Depuis le début de l’année 2025, la CENCO et l’ECC multiplient les appels à un « dialogue national », à un « pacte social pour la paix », encourageant les pourparlers directs avec le M23/AFC. Leur posture s’inscrit dans la longue tradition chrétienne du pardon et de la réconciliation. Cette fidélité au soin des âmes mérite respect.

Mais lorsqu’une institution morale entre dans le champ de la décision publique, elle affronte la vérité oubliée que la paix n’est pas qu’un idéal spirituel, c’est d’abord une construction politique.
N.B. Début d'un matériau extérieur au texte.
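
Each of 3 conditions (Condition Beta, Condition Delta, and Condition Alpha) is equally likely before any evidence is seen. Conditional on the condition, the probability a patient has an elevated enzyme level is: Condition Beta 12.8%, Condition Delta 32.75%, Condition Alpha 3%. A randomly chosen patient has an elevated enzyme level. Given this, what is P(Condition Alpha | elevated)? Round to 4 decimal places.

0.0618

Since the prior is uniform, the posterior is proportional to the likelihood:
  Condition Beta: 0.128
  Condition Delta: 0.3275
  Condition Alpha: 0.03
Normalizing constant = 0.4855.
P(Condition Alpha | evidence) = 0.03 / 0.4855 ≈ 0.0618.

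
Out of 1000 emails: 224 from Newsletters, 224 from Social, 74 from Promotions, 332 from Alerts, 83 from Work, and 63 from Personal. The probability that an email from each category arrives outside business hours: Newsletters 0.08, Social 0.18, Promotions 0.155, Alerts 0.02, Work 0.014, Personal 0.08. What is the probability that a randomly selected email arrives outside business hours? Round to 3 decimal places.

Compute prior × likelihood for every hypothesis:
  Newsletters: 0.224 × 0.08 = 0.01792
  Social: 0.224 × 0.18 = 0.04032
  Promotions: 0.074 × 0.155 = 0.01147
  Alerts: 0.332 × 0.02 = 0.00664
  Work: 0.083 × 0.014 = 0.001162
  Personal: 0.063 × 0.08 = 0.00504
P(off-hours) = 0.01792 + 0.04032 + 0.01147 + 0.00664 + 0.001162 + 0.00504 = 0.082552 → 0.083.

0.083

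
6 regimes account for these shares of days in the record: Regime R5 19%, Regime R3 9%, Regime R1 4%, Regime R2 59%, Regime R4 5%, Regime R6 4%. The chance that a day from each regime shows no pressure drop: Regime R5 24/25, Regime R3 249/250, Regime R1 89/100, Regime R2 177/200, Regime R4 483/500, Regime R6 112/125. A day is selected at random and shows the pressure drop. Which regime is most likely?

Regime R2

Taking complements, P(drop | each) = Regime R5 0.04, Regime R3 0.004, Regime R1 0.11, Regime R2 0.115, Regime R4 0.034, Regime R6 0.104.
Compute prior × likelihood for every hypothesis:
  Regime R5: 0.19 × 0.04 = 0.0076
  Regime R3: 0.09 × 0.004 = 0.00036
  Regime R1: 0.04 × 0.11 = 0.0044
  Regime R2: 0.59 × 0.115 = 0.06785
  Regime R4: 0.05 × 0.034 = 0.0017
  Regime R6: 0.04 × 0.104 = 0.00416
Normalizing constant = 0.08607.
Largest term belongs to Regime R2, so Regime R2 is most probable.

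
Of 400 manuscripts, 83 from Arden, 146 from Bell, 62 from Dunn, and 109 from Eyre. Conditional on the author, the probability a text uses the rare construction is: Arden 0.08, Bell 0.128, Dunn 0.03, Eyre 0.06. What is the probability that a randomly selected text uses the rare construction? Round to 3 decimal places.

Prior × likelihood for each hypothesis:
  Arden: 0.2075 × 0.08 = 0.0166
  Bell: 0.365 × 0.128 = 0.04672
  Dunn: 0.155 × 0.03 = 0.00465
  Eyre: 0.2725 × 0.06 = 0.01635
P(rare-form) = 0.0166 + 0.04672 + 0.00465 + 0.01635 = 0.08432 → 0.084.

0.084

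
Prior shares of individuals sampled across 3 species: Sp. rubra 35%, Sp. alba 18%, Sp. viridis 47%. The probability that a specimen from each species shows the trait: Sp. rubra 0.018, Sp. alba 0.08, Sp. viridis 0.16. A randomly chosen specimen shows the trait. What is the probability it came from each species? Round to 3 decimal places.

Sp. rubra 0.066, Sp. alba 0.150, Sp. viridis 0.784

Prior × likelihood for each hypothesis:
  Sp. rubra: 0.35 × 0.018 = 0.0063
  Sp. alba: 0.18 × 0.08 = 0.0144
  Sp. viridis: 0.47 × 0.16 = 0.0752
Normalizing constant = 0.0959.
P(Sp. rubra | trait) = 0.0063/0.0959 ≈ 0.066
P(Sp. alba | trait) = 0.0144/0.0959 ≈ 0.150
P(Sp. viridis | trait) = 0.0752/0.0959 ≈ 0.784
(Check: 0.066+0.150+0.784 = 1.000.)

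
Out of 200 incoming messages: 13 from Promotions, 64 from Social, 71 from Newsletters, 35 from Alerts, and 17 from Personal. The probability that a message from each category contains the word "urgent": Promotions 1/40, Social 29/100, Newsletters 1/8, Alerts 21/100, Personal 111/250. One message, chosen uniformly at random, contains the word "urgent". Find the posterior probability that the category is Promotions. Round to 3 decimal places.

Compute prior × likelihood for every hypothesis:
  Promotions: 0.065 × 0.025 = 0.001625
  Social: 0.32 × 0.29 = 0.0928
  Newsletters: 0.355 × 0.125 = 0.044375
  Alerts: 0.175 × 0.21 = 0.03675
  Personal: 0.085 × 0.444 = 0.03774
Sum = 0.21329.
P(Promotions | evidence) = 0.001625 / 0.21329 ≈ 0.008.

0.008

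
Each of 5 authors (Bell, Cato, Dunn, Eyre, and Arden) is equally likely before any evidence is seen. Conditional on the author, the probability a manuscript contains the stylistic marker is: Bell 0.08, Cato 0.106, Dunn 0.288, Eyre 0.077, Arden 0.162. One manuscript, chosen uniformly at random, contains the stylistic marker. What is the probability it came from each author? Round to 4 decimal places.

Bell 0.1122, Cato 0.1487, Dunn 0.4039, Eyre 0.1080, Arden 0.2272

Since the prior is uniform, the posterior is proportional to the likelihood:
  Bell: 0.08
  Cato: 0.106
  Dunn: 0.288
  Eyre: 0.077
  Arden: 0.162
Total = 0.713.
P(Bell | marker) = 0.08/0.713 ≈ 0.1122
P(Cato | marker) = 0.106/0.713 ≈ 0.1487
P(Dunn | marker) = 0.288/0.713 ≈ 0.4039
P(Eyre | marker) = 0.077/0.713 ≈ 0.1080
P(Arden | marker) = 0.162/0.713 ≈ 0.2272
(Check: 0.1122+0.1487+0.4039+0.1080+0.2272 = 1.0000.)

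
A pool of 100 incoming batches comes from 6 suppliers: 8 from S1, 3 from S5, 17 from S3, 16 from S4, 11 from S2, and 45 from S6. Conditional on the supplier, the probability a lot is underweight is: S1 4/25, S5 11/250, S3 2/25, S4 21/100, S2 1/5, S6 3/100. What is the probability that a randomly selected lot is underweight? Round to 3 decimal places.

Compute prior × likelihood for every hypothesis:
  S1: 0.08 × 0.16 = 0.0128
  S5: 0.03 × 0.044 = 0.00132
  S3: 0.17 × 0.08 = 0.0136
  S4: 0.16 × 0.21 = 0.0336
  S2: 0.11 × 0.2 = 0.022
  S6: 0.45 × 0.03 = 0.0135
P(underweight) = 0.0128 + 0.00132 + 0.0136 + 0.0336 + 0.022 + 0.0135 = 0.09682 → 0.097.

0.097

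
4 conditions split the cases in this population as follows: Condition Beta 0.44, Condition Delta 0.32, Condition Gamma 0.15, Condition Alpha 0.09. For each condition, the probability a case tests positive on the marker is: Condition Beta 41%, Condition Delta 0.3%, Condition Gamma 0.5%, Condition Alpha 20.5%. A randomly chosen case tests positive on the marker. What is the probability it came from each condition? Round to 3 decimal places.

Condition Beta 0.899, Condition Delta 0.005, Condition Gamma 0.004, Condition Alpha 0.092

Prior × likelihood for each hypothesis:
  Condition Beta: 0.44 × 0.41 = 0.1804
  Condition Delta: 0.32 × 0.003 = 0.00096
  Condition Gamma: 0.15 × 0.005 = 0.00075
  Condition Alpha: 0.09 × 0.205 = 0.01845
Normalizing constant = 0.20056.
P(Condition Beta | marker-positive) = 0.1804/0.20056 ≈ 0.899
P(Condition Delta | marker-positive) = 0.00096/0.20056 ≈ 0.005
P(Condition Gamma | marker-positive) = 0.00075/0.20056 ≈ 0.004
P(Condition Alpha | marker-positive) = 0.01845/0.20056 ≈ 0.092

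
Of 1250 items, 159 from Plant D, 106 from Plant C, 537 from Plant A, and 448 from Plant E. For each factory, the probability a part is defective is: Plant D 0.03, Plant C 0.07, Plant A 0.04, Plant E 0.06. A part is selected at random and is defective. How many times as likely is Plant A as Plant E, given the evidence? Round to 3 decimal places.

0.799

Unnormalized posteriors (prior × likelihood):
  Plant D: 0.1272 × 0.03 = 0.003816
  Plant C: 0.0848 × 0.07 = 0.005936
  Plant A: 0.4296 × 0.04 = 0.017184
  Plant E: 0.3584 × 0.06 = 0.021504
Total = 0.04844.
The ratio is 0.017184 / 0.021504 (the normalizer cancels) = 0.799.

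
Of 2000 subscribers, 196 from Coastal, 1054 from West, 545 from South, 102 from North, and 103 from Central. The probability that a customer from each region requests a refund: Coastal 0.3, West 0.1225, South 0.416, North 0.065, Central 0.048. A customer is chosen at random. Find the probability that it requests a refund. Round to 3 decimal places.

0.213

By Bayes' rule, posterior ∝ prior × likelihood:
  Coastal: 0.098 × 0.3 = 0.0294
  West: 0.527 × 0.1225 = 0.0645575
  South: 0.2725 × 0.416 = 0.11336
  North: 0.051 × 0.065 = 0.003315
  Central: 0.0515 × 0.048 = 0.002472
P(refund) = 0.0294 + 0.0645575 + 0.11336 + 0.003315 + 0.002472 = 0.2131045 → 0.213.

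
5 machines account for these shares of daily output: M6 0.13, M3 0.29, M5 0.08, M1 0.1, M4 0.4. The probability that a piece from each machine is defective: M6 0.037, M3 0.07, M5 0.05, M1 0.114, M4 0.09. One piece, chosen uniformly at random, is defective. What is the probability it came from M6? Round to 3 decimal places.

0.063

Unnormalized posteriors (prior × likelihood):
  M6: 0.13 × 0.037 = 0.00481
  M3: 0.29 × 0.07 = 0.0203
  M5: 0.08 × 0.05 = 0.004
  M1: 0.1 × 0.114 = 0.0114
  M4: 0.4 × 0.09 = 0.036
Normalizing constant = 0.07651.
P(M6 | evidence) = 0.00481 / 0.07651 ≈ 0.063.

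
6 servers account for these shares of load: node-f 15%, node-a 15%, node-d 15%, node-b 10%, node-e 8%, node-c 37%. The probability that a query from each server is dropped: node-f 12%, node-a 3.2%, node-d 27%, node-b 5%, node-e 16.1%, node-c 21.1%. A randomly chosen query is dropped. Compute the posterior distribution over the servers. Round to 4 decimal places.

Compute prior × likelihood for every hypothesis:
  node-f: 0.15 × 0.12 = 0.018
  node-a: 0.15 × 0.032 = 0.0048
  node-d: 0.15 × 0.27 = 0.0405
  node-b: 0.1 × 0.05 = 0.005
  node-e: 0.08 × 0.161 = 0.01288
  node-c: 0.37 × 0.211 = 0.07807
Normalizing constant = 0.15925.
P(node-f | dropped) = 0.018/0.15925 ≈ 0.1130
P(node-a | dropped) = 0.0048/0.15925 ≈ 0.0301
P(node-d | dropped) = 0.0405/0.15925 ≈ 0.2543
P(node-b | dropped) = 0.005/0.15925 ≈ 0.0314
P(node-e | dropped) = 0.01288/0.15925 ≈ 0.0809
P(node-c | dropped) = 0.07807/0.15925 ≈ 0.4902
(Check: 0.1130+0.0301+0.2543+0.0314+0.0809+0.4902 = 0.9999.)

node-f 0.1130, node-a 0.0301, node-d 0.2543, node-b 0.0314, node-e 0.0809, node-c 0.4902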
Et toute politique réaliste commence par la reconnaissance du fait élémentaire qu’un État agressé a le devoir, catégorique, de défendre son territoire et ses institutions avant toute autre considération. Dans la perspective classique, de Cicéron à Rousseau, il n’existe de paix légitime que celle qui repose sur la préservation de la chose publique, cette « res publica » qui constitue le bien commun irréductible des citoyens.
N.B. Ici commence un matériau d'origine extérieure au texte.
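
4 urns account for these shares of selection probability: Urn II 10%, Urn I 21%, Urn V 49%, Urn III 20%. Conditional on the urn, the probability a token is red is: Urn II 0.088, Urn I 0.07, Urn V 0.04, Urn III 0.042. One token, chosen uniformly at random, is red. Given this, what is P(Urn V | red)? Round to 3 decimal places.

Unnormalized posteriors (prior × likelihood):
  Urn II: 0.1 × 0.088 = 0.0088
  Urn I: 0.21 × 0.07 = 0.0147
  Urn V: 0.49 × 0.04 = 0.0196
  Urn III: 0.2 × 0.042 = 0.0084
Total = 0.0515.
P(Urn V | evidence) = 0.0196 / 0.0515 ≈ 0.381.

0.381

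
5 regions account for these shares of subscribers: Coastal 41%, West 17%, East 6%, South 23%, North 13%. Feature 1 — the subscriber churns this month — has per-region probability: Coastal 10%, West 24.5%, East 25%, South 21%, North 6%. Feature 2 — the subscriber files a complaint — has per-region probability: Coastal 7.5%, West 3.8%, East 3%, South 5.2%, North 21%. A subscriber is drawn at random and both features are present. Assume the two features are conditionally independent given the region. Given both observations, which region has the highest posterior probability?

By Bayes' rule, posterior ∝ prior × likelihood:
  Coastal: 0.41 × 0.1 × 0.075 = 0.003075
  West: 0.17 × 0.245 × 0.038 = 0.0015827
  East: 0.06 × 0.25 × 0.03 = 0.00045
  South: 0.23 × 0.21 × 0.052 = 0.0025116
  North: 0.13 × 0.06 × 0.21 = 0.001638
Sum = 0.0092573.
Largest term belongs to Coastal, so Coastal is most probable.

Coastal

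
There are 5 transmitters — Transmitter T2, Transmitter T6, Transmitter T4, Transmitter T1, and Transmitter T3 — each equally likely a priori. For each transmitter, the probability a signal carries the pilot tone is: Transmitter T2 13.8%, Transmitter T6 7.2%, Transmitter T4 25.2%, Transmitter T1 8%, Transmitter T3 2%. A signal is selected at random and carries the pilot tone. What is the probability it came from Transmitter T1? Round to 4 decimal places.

0.1423

Since the prior is uniform, the posterior is proportional to the likelihood:
  Transmitter T2: 0.138
  Transmitter T6: 0.072
  Transmitter T4: 0.252
  Transmitter T1: 0.08
  Transmitter T3: 0.02
Total = 0.562.
P(Transmitter T1 | evidence) = 0.08 / 0.562 ≈ 0.1423.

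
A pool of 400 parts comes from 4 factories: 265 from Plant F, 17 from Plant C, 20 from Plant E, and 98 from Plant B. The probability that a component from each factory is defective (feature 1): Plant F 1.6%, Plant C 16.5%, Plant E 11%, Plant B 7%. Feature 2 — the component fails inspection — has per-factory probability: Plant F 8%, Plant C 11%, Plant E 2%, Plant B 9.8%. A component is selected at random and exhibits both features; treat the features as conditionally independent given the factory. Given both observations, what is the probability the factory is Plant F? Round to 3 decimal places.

Compute prior × likelihood for every hypothesis:
  Plant F: 0.6625 × 0.016 × 0.08 = 0.000848
  Plant C: 0.0425 × 0.165 × 0.11 = 0.000771375
  Plant E: 0.05 × 0.11 × 0.02 = 0.00011
  Plant B: 0.245 × 0.07 × 0.098 = 0.0016807
Sum = 0.003410075.
P(Plant F | evidence) = 0.000848 / 0.003410075 ≈ 0.249.

0.249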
En ramenant le conflit à une « crise interne » que le dialogue suffirait à résorber, les deux Églises introduisent un décalage philosophique majeur. Elles substituent à la logique régalienn, celle de la souveraineté, des frontières et de la légitimité institutionnelle, une logique pastoraliste où la violence doit être résorbée par la parole. Or, comme l’enseignent les classiques de la philosophie politique, de Hobbes à Arendt, une communauté politique existe parce qu’elle trace une frontière entre ce qui la protège et ce qui la détruit. Nommer l’agresseur est un acte fondateur qui maintient en vie l’espace politique lui-même. L’État ne peut donc abandonner la prérogative de nommer l’agresseur, de fixer la ligne rouge, et d’organiser la résistance. En internalisant artificiellement le conflit, cette démarche dilue la responsabilité de la puissance agresseur, le Rwanda, et brouille la lecture que la nation doit conserver dans les moments de menace existentielle.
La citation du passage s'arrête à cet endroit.